On a déjà parlé abondamment des circonstances et des considérations autour de la trouvaille, et en avertissant d’ailleurs, – c’était pour mon compte avec ce texte, – qu’on reviendrait sur un extrait spécifique de l’intervention d’Attali :
« On reviendra plus précisément sur cet aspect des choses prochainement, en reprenant cet extrait de l’interview d’Attali qui suit... »
Il s’agit donc de ceci, qui est plus précisément le passage évoquant les liens existant entre Obama et Chicago, cette grande ville abritant une part très importante des citoyens américains d’origine polonaise. Attali en fait la cause principale de la politique d’alors (juin 2014), relativement intransigeante ou dans tous les cas sans aucune velléité constructive, des USA vis-à-vis de la subcrise ukrainienne :
Jacques Attali : « ... Crise [ukrainienne]qui peut conduire à la Troisième Guerre Mondiale si on s’y prend mal ... Crise qui s’explique assez largement, sans faire de caricature excessive, par la politique intérieure américaine, et en particulier par le lien qui unit Obama à la ville de Chicago, première ou deuxième ville polonaise du monde, et qui explique l’obsession américain qui est l’obsession polonaise, dont on peut comprendre par ailleurs les raisons, et qui est “tout sauf les Russes”... Ce sont les Polonais qui veulent absolument qu’on écarte la présence russe en Ukraine, ce sont les Polonais qui veulent à tout prix que l’Ukraine entre dans l’OTAN comme ils le sont eux-mêmes... »
Emmanuel Faux : « Vous pensez que Barack Obama est sensible à ce point à ce lobbying russophobe qui agit autour de lui ?
Jacques Attali : « Bien sûr, absolument, il y est sensible parce que c’est un homme de Chicago et que tout ce qui se joue dans cette politique américaine lui est très présent... »
Emmanuel Faux : « Alors, je reviens au décorum... La Normandie pour parler de cette crise, c’est étrange, non ? »

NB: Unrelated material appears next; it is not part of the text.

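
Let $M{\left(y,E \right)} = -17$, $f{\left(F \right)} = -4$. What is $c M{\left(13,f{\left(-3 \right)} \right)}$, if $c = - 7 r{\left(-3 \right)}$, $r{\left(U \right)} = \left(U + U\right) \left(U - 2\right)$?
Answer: $3570$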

Jacques Attali : « Bien sûr que c’est étrange, surtout qu’on avait un rendez-vous pour en parler à Sotchi et qu’on l’a refusé, qu’on avait un autre rendez-vous la veille à Bruxelles et qu’on l’a raté parce qu’on n’a pas voulu inviter Poutine... Donc, pour des raisons de politique américaine, Obama, qui est obligé de parler avec Poutine, semble le faire par hasard ou en étant forcé, pour dire aux Américains “Écoutez, je ne pouvais pas faire autrement que le voir”... Bon c’est un peu grotesque quoi... »
J’ai été particulièrement intéressé et satisfait de voir dans la bouche d’Attali cette référence, et catégoriquement dite, à l’influence de Chicago qui est une des grandes forteresses de puissance politique intérieure aux USA, sur la “Grande Politique” US. De toutes les façons et chose que l’on ignore beaucoup trop, cet empire aux prétentions mondiales et aux préoccupations centrales et centrées sur les corruptions provinciales, a toujours fonctionné de cette façon pour ses “Grandes Politiques”. De la corruption provincialiste à l’arrogance mondialiste et désormais (depuis 9/11) catastrophique. Le paradoxe ne cesse pas de nous ramener à la dérision dans cette affaire.
A la lumière de la conviction d’Attali, qui est à cet égard fort bien renseigné par ces multiples contacts internationaux, il m’importe grandement de rappeler un épisode important de cette “Grande Politique”, c’est-à-dire ce qui conduisit, à l’origine, à la trahison du serment fait à Gorbatchev par Bush-Baker en 1989-90, au moment de la réunification allemande qui impliquait de facto l’incorporation de l’Allemagne de l’Est [RDA] dans l’OTAN (« Il n’y aura pas un seul pouce d’extension de l’OTAN vers l’Est », au-delà de la frontière de l’Allemagne réunifiée [secrétaire d’État James Baker]). Pour ce rappel, on va reprendre des extraits importants d’un texte récent (11 novembre 2019), lequel reprenait lui-même des éléments d’autres textes précédents, – tant il s’agit, pour moi, d’un “détail” de la plus haute importance, répété à chaque occasion de la nécessité depuis vingt ans. Il s’agit de la présentation détaillée des circonstances qui ont abouti à la décision d’extension de l’OTAN, en violation du serment Bush-Baker...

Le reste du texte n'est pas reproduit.